Une colonne de lave

Mardi 4 janvier 2011, l’intérieur de mon corps est semblable à l’intérieur d’un volcan, mes entrailles me brûlent comme une colonne de lave qui progresse de mon estomac jusque dans l’œsophage sans avoir épargné pour autant mes intestins. J’ai passé une nuit catastrophique, je n’ai jamais pu quitter la position allongée sur le dos, sans risquer de provoquer des reflux d’acide gastrique fortement douloureux et largement désagréable à vivre. Les crises s’accompagnaient de nausées et ce matin la diarrhée a fini d’anéantir mes dernières forces. Je n’ai pas pris de petit-déjeuner, mais j’ai avalé  mes gélules un peu plus tard avec un peu de compote. Je n’en suis qu’au début de la 3ème semaine de mon 5ème cycle de chimiothérapie, et je ne suis pas prêt de pouvoir me passer de mon traitement

En même temps je ne suis pas sûr que mon état du jour dépende des effets secondaires lié au médicament, car ma dernière prise de sang révélait une diminution très nette des globules blancs, et donc de mes défenses immunitaires, cette indisposition peut donc avoir une origine microbienne.  Je n’ai pas envie de renouveler mon expérience du mois d’aout, je n’ai pas intérêt à baisser ma vigilance.         

Ce midi je n’ai pas déjeuné davantage, car l’envie de vomir est resté bien présente, j’ai besoin pourtant de ménager mon énergie. Mon fauteuil m’attend dans un coin du salon, mais je n’arrive pas à trouver le sommeil. Tant pis, je ne veux pas me complaire dans mon inertie. Il est temps pour moi de ne pas me laisser anéantir, ma page d’écriture quotidienne va m’aider à gagner ce challenge. Mes doigts commencent à tapoter le clavier de mon ordinateur, d’un coup de baguette magique mon récit nous ramène un peu plus de 5 ans en arrière. 

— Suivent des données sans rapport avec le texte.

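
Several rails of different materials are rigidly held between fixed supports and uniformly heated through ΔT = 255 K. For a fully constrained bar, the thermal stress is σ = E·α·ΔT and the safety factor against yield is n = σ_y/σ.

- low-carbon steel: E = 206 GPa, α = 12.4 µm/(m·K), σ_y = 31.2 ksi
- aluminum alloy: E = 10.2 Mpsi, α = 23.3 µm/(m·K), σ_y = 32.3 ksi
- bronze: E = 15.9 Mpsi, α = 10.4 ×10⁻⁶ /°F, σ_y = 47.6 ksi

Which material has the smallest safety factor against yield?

Per material, after unit conversion:
  low-carbon steel: E = 206.0, α = 12.4, σ_y = 215.1 → σ = 651 MPa, n = 0.330
  aluminum alloy: E = 70.33, α = 23.3, σ_y = 222.7 → σ = 418 MPa, n = 0.533
  bronze: E = 109.6, α = 18.7, σ_y = 328.2 → σ = 523 MPa, n = 0.627
Low-carbon steel has the lowest safety factor, n = 0.330.

low-carbon steel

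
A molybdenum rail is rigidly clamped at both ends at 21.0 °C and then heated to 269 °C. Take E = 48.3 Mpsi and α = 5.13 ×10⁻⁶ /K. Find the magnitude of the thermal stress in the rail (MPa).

E = 48.3 Mpsi = 333.0 GPa.
ΔT = 248.0 K. Constrained thermal stress σ = E·α·ΔT = 333.0×10³ MPa × 5.13×10⁻⁶ × 248.0 = 424 MPa (compressive).

424 MPa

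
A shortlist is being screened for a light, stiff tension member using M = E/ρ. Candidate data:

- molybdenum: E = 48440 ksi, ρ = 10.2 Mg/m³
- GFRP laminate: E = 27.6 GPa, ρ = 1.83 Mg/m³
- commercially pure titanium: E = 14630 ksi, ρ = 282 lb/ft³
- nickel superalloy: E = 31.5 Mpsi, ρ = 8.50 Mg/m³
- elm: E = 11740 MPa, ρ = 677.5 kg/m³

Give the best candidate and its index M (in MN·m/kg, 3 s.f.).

In SI units:
  molybdenum: E = 334.0 GPa, ρ = 10200 kg/m³
  GFRP laminate: E = 27.60 GPa, ρ = 1830 kg/m³
  commercially pure titanium: E = 100.9 GPa, ρ = 4517 kg/m³
  nickel superalloy: E = 217.2 GPa, ρ = 8500 kg/m³
  elm: E = 11.74 GPa, ρ = 677.5 kg/m³
  molybdenum: M = 32.7 MN·m/kg
  nickel superalloy: M = 25.6 MN·m/kg
  commercially pure titanium: M = 22.3 MN·m/kg
  elm: M = 17.3 MN·m/kg
  GFRP laminate: M = 15.1 MN·m/kg
The maximum is for molybdenum.

molybdenum, M = 32.7 MN·m/kg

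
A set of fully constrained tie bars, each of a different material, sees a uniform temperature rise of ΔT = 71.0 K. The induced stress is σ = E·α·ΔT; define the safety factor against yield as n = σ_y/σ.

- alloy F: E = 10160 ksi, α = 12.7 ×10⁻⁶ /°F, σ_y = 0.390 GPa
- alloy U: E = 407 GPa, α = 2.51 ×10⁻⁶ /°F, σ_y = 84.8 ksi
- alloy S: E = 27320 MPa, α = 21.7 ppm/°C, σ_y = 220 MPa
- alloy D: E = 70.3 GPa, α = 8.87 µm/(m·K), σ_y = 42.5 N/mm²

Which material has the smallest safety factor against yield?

Converting E to GPa, α to ×10⁻⁶/K, σ_y to MPa, then σ and n for each:
  alloy F: E = 70.05, α = 22.9, σ_y = 390.0 → σ = 114 MPa, n = 3.43
  alloy U: E = 407.0, α = 4.52, σ_y = 584.7 → σ = 131 MPa, n = 4.48
  alloy S: E = 27.32, α = 21.7, σ_y = 220.0 → σ = 42.1 MPa, n = 5.23
  alloy D: E = 70.30, α = 8.87, σ_y = 42.50 → σ = 44.3 MPa, n = 0.960
The minimum is alloy D at n = 0.960.

alloy D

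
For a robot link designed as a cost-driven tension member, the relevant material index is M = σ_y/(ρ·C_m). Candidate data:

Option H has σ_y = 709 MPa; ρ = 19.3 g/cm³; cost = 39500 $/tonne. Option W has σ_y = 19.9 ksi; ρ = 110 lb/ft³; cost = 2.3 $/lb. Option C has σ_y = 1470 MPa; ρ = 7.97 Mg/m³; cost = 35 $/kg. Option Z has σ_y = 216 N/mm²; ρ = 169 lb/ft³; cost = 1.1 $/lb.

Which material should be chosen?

In SI units:
  option H: σ_y = 709.0 MPa, ρ = 19300 kg/m³, cost = 39.50 $/kg
  option W: σ_y = 137.2 MPa, ρ = 1762 kg/m³, cost = 5.071 $/kg
  option C: σ_y = 1470 MPa, ρ = 7970 kg/m³, cost = 35.00 $/kg
  option Z: σ_y = 216.0 MPa, ρ = 2707 kg/m³, cost = 2.425 $/kg
  option Z: M = 32.9 kN·m per $
  option W: M = 15.4 kN·m per $
  option C: M = 5.27 kN·m per $
  option H: M = 0.930 kN·m per $
The maximum is for option Z.

option Z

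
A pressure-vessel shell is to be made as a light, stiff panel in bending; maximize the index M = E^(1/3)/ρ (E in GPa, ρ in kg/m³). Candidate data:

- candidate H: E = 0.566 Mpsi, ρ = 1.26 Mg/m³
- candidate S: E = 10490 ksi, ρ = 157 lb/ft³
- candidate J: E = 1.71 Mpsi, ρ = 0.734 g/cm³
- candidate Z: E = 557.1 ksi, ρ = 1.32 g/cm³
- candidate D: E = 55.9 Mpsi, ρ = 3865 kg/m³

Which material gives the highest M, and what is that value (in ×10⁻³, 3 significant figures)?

candidate J, M = 3.10×10⁻³

Convert each candidate to consistent units, then evaluate M:
  candidate H: E = 3.902 GPa, ρ = 1260 kg/m³
  candidate S: E = 72.33 GPa, ρ = 2515 kg/m³
  candidate J: E = 11.79 GPa, ρ = 734.0 kg/m³
  candidate Z: E = 3.841 GPa, ρ = 1320 kg/m³
  candidate D: E = 385.4 GPa, ρ = 3865 kg/m³
  candidate J: M = 3.10×10⁻³
  candidate D: M = 1.88×10⁻³
  candidate S: M = 1.66×10⁻³
  candidate H: M = 1.25×10⁻³
  candidate Z: M = 1.19×10⁻³
The maximum is for candidate J.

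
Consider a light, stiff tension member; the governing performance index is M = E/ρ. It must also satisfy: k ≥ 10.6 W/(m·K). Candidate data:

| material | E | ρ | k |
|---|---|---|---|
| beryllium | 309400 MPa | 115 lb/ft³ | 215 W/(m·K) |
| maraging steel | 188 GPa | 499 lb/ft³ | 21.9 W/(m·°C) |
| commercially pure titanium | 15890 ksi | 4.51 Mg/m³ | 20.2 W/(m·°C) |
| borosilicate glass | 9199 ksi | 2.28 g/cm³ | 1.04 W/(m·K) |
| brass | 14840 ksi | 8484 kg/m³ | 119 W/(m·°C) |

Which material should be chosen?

beryllium

Screen on constraints: k ≥ 10.6 W/(m·K). Survivors: beryllium, maraging steel, commercially pure titanium, brass.
Convert each candidate to consistent units, then evaluate M:
  beryllium: E = 309.4 GPa, ρ = 1842 kg/m³
  maraging steel: E = 188.0 GPa, ρ = 7993 kg/m³
  commercially pure titanium: E = 109.6 GPa, ρ = 4510 kg/m³
  brass: E = 102.3 GPa, ρ = 8484 kg/m³
  beryllium: M = 168 MN·m/kg
  commercially pure titanium: M = 24.3 MN·m/kg
  maraging steel: M = 23.5 MN·m/kg
  brass: M = 12.1 MN·m/kg
Beryllium ranks first.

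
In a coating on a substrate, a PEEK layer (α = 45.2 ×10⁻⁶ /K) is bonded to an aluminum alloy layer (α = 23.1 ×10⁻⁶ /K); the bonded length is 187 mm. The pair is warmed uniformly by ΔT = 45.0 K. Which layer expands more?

PEEK

α(PEEK) = 45.2×10⁻⁶/K vs α(aluminum alloy) = 23.1×10⁻⁶/K.
Higher α expands more for the same ΔT: PEEK.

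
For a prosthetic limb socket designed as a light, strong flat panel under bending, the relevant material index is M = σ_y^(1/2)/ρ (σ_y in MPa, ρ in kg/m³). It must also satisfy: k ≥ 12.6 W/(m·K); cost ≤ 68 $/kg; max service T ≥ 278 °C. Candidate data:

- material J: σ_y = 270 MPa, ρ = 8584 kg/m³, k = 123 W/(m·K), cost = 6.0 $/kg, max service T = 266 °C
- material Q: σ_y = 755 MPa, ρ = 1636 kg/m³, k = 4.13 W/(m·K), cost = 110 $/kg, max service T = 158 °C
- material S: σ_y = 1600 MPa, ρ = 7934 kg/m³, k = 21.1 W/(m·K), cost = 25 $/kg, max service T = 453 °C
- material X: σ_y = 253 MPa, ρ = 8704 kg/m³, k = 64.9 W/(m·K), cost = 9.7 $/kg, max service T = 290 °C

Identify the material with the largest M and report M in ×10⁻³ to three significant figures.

material S, M = 5.04×10⁻³

Screen on constraints: k ≥ 12.6 W/(m·K); cost ≤ 68 $/kg; max service T ≥ 278 °C. Survivors: material S, material X.
Per-candidate index values:
  material S: M = 5.04×10⁻³
  material X: M = 1.83×10⁻³
Material S ranks first.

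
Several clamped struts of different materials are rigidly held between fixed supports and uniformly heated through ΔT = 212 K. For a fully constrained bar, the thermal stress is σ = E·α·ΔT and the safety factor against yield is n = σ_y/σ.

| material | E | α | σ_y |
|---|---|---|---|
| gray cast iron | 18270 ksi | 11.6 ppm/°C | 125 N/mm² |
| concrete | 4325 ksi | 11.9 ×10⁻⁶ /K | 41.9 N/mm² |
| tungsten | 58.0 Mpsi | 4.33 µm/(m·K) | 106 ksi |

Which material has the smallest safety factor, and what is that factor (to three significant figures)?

gray cast iron, n = 0.404

With everything in SI (GPa, ×10⁻⁶/K, MPa):
  gray cast iron: E = 126.0, α = 11.6, σ_y = 125.0 → σ = 310 MPa, n = 0.404
  concrete: E = 29.82, α = 11.9, σ_y = 41.90 → σ = 75.2 MPa, n = 0.557
  tungsten: E = 399.9, α = 4.33, σ_y = 730.8 → σ = 367 MPa, n = 1.99
The minimum is gray cast iron at n = 0.404.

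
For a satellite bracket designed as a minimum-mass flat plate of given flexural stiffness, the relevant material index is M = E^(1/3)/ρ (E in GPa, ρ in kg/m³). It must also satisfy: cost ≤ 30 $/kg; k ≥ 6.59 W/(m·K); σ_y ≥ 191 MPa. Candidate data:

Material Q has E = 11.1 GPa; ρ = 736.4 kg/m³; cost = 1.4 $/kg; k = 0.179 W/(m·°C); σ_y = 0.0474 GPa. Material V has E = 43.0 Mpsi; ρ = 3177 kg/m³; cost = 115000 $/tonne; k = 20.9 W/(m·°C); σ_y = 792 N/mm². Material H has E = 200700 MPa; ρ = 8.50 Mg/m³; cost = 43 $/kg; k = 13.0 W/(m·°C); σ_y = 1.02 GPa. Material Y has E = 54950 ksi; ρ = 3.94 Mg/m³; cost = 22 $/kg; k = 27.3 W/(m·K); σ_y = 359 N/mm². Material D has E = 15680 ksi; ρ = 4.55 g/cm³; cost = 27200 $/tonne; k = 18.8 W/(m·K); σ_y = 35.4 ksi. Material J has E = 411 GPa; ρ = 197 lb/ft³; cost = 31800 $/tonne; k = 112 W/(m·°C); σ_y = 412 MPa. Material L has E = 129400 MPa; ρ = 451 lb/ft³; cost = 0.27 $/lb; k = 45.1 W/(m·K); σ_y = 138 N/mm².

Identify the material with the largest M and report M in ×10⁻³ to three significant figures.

material Y, M = 1.84×10⁻³

Screen on constraints: cost ≤ 30 $/kg; k ≥ 6.59 W/(m·K); σ_y ≥ 191 MPa. Survivors: material Y, material D.
Convert each candidate to consistent units, then evaluate M:
  material Y: E = 378.9 GPa, ρ = 3940 kg/m³
  material D: E = 108.1 GPa, ρ = 4550 kg/m³
  material Y: M = 1.84×10⁻³
  material D: M = 1.05×10⁻³
Highest index: material Y.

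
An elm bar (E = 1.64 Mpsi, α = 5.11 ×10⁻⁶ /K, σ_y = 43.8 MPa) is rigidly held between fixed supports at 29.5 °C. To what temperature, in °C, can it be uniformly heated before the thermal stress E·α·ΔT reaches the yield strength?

E = 1.64 Mpsi = 11.31 GPa.
E·α·ΔT = 43.80 MPa ⇒ ΔT = 43.80 / (11.31×10³ × 5.11×10⁻⁶) = 758.0 K.
T = 29.5 + 758.0 = 787.5 °C.

788 °C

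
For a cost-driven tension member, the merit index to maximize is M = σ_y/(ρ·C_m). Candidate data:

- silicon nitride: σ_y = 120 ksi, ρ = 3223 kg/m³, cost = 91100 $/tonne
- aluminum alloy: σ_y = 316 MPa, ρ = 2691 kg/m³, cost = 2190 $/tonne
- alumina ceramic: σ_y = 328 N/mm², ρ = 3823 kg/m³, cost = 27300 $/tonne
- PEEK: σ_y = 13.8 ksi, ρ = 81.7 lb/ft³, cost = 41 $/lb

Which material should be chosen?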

Mercredi 15 juin 2005, je restais sans bouger dans le clair-obscur de ma chambre, les yeux mi-clos mon passé s’invitait de nouveau en ma mémoire. Je n’aimais pas beaucoup me retrouver dans cet état d’esprit qui signifiait une baisse de moral, me mettant en position de faiblesse face à la maladie. Il était normal de se poser des questions car le défi était difficile à affronter, mais il n’était pas question de déposer les armes et de s’arrêter en si bon chemin, la porte qui venait de s’ouvrir me ramena brusquement à la raison.

Chantal apparu souriante, elle ne pouvait que constater la véracité des propos tenus par le personnel médical, j’étais en bonne forme. Il est vrai que je n’avais pas l’impression d’avoir été opéré d’un poumon la veille. Certes j’étais allongé, car ma résistance physique devait certainement être diminuée, mais je n’étais pas abattu, et je pouvais lire, regarder la télévision, ou participer à une conversation sans présumer de mes forces.

Chantal était donc arrivée sur Nantes avec les informations téléphoniques du mardi soir. Elle s’était logiquement adressée au service des soins intensifs qui lui avait fait part de ma réaction de mauvaise humeur vis-à-vis du kinésithérapeute, dénotant chez moi une vivacité d’esprit plutôt de bonne augure pour pronostiquer une convalescence rapide. L’infirmière en chef l’avait dirigée ensuite vers ma chambre d’origine en secteur pneumologie, et à présent nous partagions une intimité qui m’écartait pour un temps de l’agitation du milieu médical.

L’éloignement géographique de mon lieu d’habitation me laissait présager un déficit important en nombre de visiteurs, aussi avais-je prévu de la lecture pour palier à cet inconvénient. D’un autre côté le docteur M m’avait signalé que mon séjour ne dépasserait probablement pas une semaine, et mon rétablissement rapide de l’opération, confirmait ses dires, aussi je me persuadais qu’avec un peu de patience, je viendrais à bout de la solitude et de l’ennui.

Deux inconvénients majeurs faisaient cependant obstacle à mes bonnes conditions de malade, la chaleur qui était omniprésente depuis le début de mon hospitalisation et la douleur persistante au niveau de mon drain qui mettait mes nerfs à rude épreuve.

Une aide soignante m’avait proposé un ventilateur, car la chambre pour des raisons sanitaires ne possédait pas de climatisation, le vent produit par le mouvement rotatif des palmes me produisait un semblant de fraicheur, par contre je ressentais une souffrance quasi insupportable sur mon flan gauche à cause d’une infirmière qui m’avait laissé tomber brutalement sur le lit en me recouchant.